‘Bulletproof your process’ – public engagement specialist advises Calgary city council
“We are living at a time when people are increasingly cynical.”
“You need to bulletproof your process.”
That’s just some of the advice given to Mayor Naheed Nenshi and councillors during a strategic meeting of city council on Monday.
It came from Wendy Green Lowe, a public engagement specialist and consultant with International Association for Public Participation.
And it’s timely and coincidental advice – it comes less than a week after an open house on the southwest bus rapid transit (BRT) proposal turned into a raucous shouting match.
Nenshi said city staff were shouted at and threatened. As a result, the mayor decided the city would not hold any more open houses on the project, saying instead the public could provide feedback online. Members in an advocacy group deny any wrongdoing.
Lowe told council members people feel left out because they come later in the decision-making process.
“That’s where the frustration comes in,” agreed Shane Keating, councillor for Ward 12.
“We have to make sure that the public understands what decisions are to be made, at what time, and then be authentic on how we’re dealing with that input,” Keating added.
Ward 4 Councillor Sean Chu said while he believes open houses are “very important”, the city can do a better job of keeping people properly informed.
“(We need to) communicate to people clearly that this is already a done deal.. and these are just information sessions instead of consultation,” Chu said.
“When you say ‘open house’, in peoples’ minds it’s consultation…the wording is very important,” he added.

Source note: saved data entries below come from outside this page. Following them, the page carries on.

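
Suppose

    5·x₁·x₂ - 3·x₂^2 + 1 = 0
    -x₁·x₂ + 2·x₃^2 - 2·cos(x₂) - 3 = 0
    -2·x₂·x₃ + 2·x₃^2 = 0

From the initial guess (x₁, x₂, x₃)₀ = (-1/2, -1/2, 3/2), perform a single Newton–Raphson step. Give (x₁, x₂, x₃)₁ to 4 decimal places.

(0.5834, 1.9171, 1.6788)

At (-1/2, -1/2, 3/2): F = (1.5000, -0.505165, 6.0000).
Jacobian J = [[5·x₂, 5·x₁ - 6·x₂, 0], [-x₂, -x₁ + 2·sin(x₂), 4·x₃], [0, -2·x₃, -2·x₂ + 4·x₃]].
At the point, J = [[-2.5000, 0.5000, 0.0000], [0.5000, -0.458851, 6.0000], [0.0000, -3.0000, 7.0000]] (det J = -38.720106).
Solving J·Δ = −F gives Δ = (1.0834, 2.4171, 0.1788).
Then the next iterate is (x₁, x₂, x₃)₁ = (0.5834, 1.9171, 1.6788).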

Nenshi said the city already has a “very good engagement process that works” but he acknowledged when it goes bad, “it goes bad.”
“What I’m really interested in is understanding: how do we prevent it from going bad?” the mayor said.
Nenshi said the BRT open house was disrupted by Ready to Engage!, a group he claimed is trying to influence the 2017 municipal election.
He said it was “very difficult” for the vast majority of people there who just want to ask their questions or “give us really good ideas.”
But a spokesman for the group, Rick Donkers, said Monday the process of public engagement has been inherently dishonest.
“People went in there thinking they could affect the process when in fact, they were told it’s a done deal,” said Donkers.
And he denied the group is trying to influence the next municipal election.
“This is not about civic politics in 2017,” said Donkers.
“This is about some people trying to raise legitimate concerns about how their public tax dollars are being spent on a public transit project, nothing more,” he insisted.
Lowe said the city has to be truthful, honest and transparent.
“Make sure people understand the decision process,” she said. “Learn from your mistakes.”